Researchers have built a new video violence detection model that trades heavyweight Transformer compute for a more efficient state-space backbone.
FuseMamba-VD splits its work across two branches: one reads spatial features from individual frames while the other tracks how those features change over time. A gating mechanism continuously feeds spatial signals into the temporal branch, letting the model catch violent events even when camera angles are awkward or lighting is poor. The team also stitched together four existing datasets - RWF-2000, RLVS, SURV, and VioPeru - into a single benchmark with strict train/test separation to make comparisons harder to game. On that benchmark and on the separately introduced DVD dataset, the model claims state-of-the-art accuracy.
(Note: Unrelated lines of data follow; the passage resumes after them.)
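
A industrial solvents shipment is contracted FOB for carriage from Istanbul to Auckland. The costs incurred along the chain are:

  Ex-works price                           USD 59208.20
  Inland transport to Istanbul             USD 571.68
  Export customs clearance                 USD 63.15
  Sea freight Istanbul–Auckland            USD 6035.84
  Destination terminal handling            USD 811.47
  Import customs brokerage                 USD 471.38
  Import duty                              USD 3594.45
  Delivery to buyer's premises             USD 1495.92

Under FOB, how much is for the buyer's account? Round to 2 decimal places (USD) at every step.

FOB: the seller bears costs until goods are on board at the origin port; the buyer bears freight, insurance and all costs thereafter.
Seller's account: goods 59208.20 + inland to port 571.68 + export clearance 63.15 = 59843.03
Buyer's account: freight 6035.84 + destination terminal 811.47 + brokerage 471.38 + duty 3594.45 + delivery 1495.92 = 12409.06

Buyer's account: USD 12409.06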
The efficiency angle is the part worth watching. Transformers scale badly on long video clips because attention cost grows with sequence length; state-space models sidestep that by processing sequences in linear time. If the efficiency claims hold under real deployment conditions, the architecture could run on the kind of edge hardware that actually lives inside a camera housing rather than in a data center.
Surveillance AI has a long record of performing well on academic benchmarks and poorly in the field - especially on underrepresented demographics - so the benchmark construction choices here matter as much as the accuracy numbers. The code and pre-trained weights are public on GitHub, which at least lets others check the work.